I have a home-made thingy that I would like to use as a lightning in my living room. It contains 7*4=28 LEDs (red, 1.86V, 20mA), originally in 7 groups by 4, each switched on seperately, powered by 12VDC.

Now, I would like to power the whole thing by 220VAC. I thought of using a simple stabilizer as on the following schematic:

^{simulate this circuit – Schematic created using CircuitLab}

If the stabilizer were optimal, I would get (220-28*1.86) / 8.2k = 20.4mA, which is fine for 20mA diodes I think. However, I have some issues:

1. Is my idea of ACDC converter correct? I have a bad feeling that the capacitor is somehow the 1st thing in the circuit and that it's not correct.

2. How well the signal is stabilized by such layout? Especially at the beginning, there might be high currents through the bridge, can't there?

3. Can I rely on the LEDs having moreorless correct voltage drop? It seems that 0.1V per LED would make a little difference in the current so I think it should be safe, but I'm not sure.

Answer 1

Safety is a big issue and testing this directly from 220V AC is a hazard you should avoid. That's the warning done.

Instead of wasting over 3W of heat in a 8.2kohm resistor, use a dropper capacitor before the bridge on the AC side. At 20mA LED current and with 220V ac, 50 Hz I'd estimate a capacitive reactance of about 11k8 ohms would be about right.

\$X_C = \dfrac{1}{2\pi f C}\$

Capacitance will be about 270nF. This should produce a peak current from 220V AC into a load that looks like 60V of 20mA. Here's a simulation: -

Input AC voltage of 50Hz and peak of 311 volts (220VRMS) drives via 270nF capacitor a bridge rectifier. A capacitor is on the output but this can be virtually any value and in fact I've just rechecked and it is not needed. A zener diode of 62 volts rating is simulating the 28 LEDs in series. An insignificant 1 ohm resistor tells me what the current is. The response shows a peak current of about 26mA and an average current of about 13mA.

The circuit linked to in the comments is unsuitable for driving strings of LEDs because of reverse bias diode breakdown problems.

MAKE SURE YOUR 270nF CAPACITOR IS X OR Y RATED AT THE APPROPRIATE SUPPLY VOLTAGE.
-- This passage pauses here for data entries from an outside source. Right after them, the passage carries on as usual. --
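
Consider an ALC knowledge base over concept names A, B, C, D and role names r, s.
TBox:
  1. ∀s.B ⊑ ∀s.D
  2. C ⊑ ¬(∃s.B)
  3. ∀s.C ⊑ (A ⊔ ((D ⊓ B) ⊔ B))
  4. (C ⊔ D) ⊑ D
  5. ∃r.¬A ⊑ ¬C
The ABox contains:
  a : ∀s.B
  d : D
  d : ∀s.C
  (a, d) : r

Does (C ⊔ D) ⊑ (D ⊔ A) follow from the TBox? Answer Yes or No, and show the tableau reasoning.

Yes

1. (C ⊔ D) ⊑ (D ⊔ A)  ⇔  ((C ⊔ D) ⊓ (¬D ⊓ ¬A)) unsat w.r.t. T
   all branches close; clash {D, ¬D} at x₀
2. Hence (C ⊔ D) ⊑ (D ⊔ A): entailed.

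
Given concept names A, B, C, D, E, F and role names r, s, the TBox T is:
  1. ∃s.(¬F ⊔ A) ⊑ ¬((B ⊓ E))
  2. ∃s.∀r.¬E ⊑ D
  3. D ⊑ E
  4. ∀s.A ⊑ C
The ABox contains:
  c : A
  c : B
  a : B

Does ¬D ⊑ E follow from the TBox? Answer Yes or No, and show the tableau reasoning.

No

1. ¬D ⊑ E  ⇔  (¬D ⊓ ¬E) unsat w.r.t. T
   open: L(x₀) ⊇ {¬D, ¬E, ∀s.(F ⊓ ¬A), ∀s.∃r.E, ∃s.¬A} (+ ∃-successors)
2. Hence ¬D ⊑ E: not entailed.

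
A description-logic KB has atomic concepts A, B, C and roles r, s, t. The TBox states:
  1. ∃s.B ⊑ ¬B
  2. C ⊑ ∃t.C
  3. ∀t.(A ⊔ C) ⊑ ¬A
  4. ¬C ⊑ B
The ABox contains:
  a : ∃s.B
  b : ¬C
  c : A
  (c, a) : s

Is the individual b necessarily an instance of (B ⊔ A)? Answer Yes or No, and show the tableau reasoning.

Yes

1. b : (B ⊔ A)?  L(b) = {¬C} ∪ {(¬B ⊓ ¬A)}
   clash {B, ¬B} at b — b ∈ (B ⊔ A)
2. Hence b : (B ⊔ A): entailed.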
The diodes in the bridge I've shown as 1N4007 because I know they are rated easily in excess of the potential voltages that might be present. 500V minimum rating for these diodes I'd say.

Answer 2

Wiring up a string of LEDs directly to 220VAC presents a possible shock hazard if it isn't completely sealed away. You should probably consider, for safety's sake, a transformer for galvanic isolation and voltage reduction. Or else select a suitable wall wart with 9VDC@250mA, perhaps, and use 7 parallel strings of 4 series-LEDs and resistors. DC voltages higher than about 50V are also considered to be a safety issue. So try and choose a DC voltage below that figure.

Answer 3

This doesn’t look good practice to me. You simply do not connect bridge rectifiers to the mains. You need to use a transformer for isolation so you do not have your led’s directly connected to the mains. Rather than connect the led’s in series which requires quite a high voltage with that number usually 3.3V each LED I would redesign your matrix to wire banks of smaller numbers in parallel. You don’t necessarily need full bridge ratification or smoothing, if you use half wave rectification that might be sufficient depending on your transformer selection.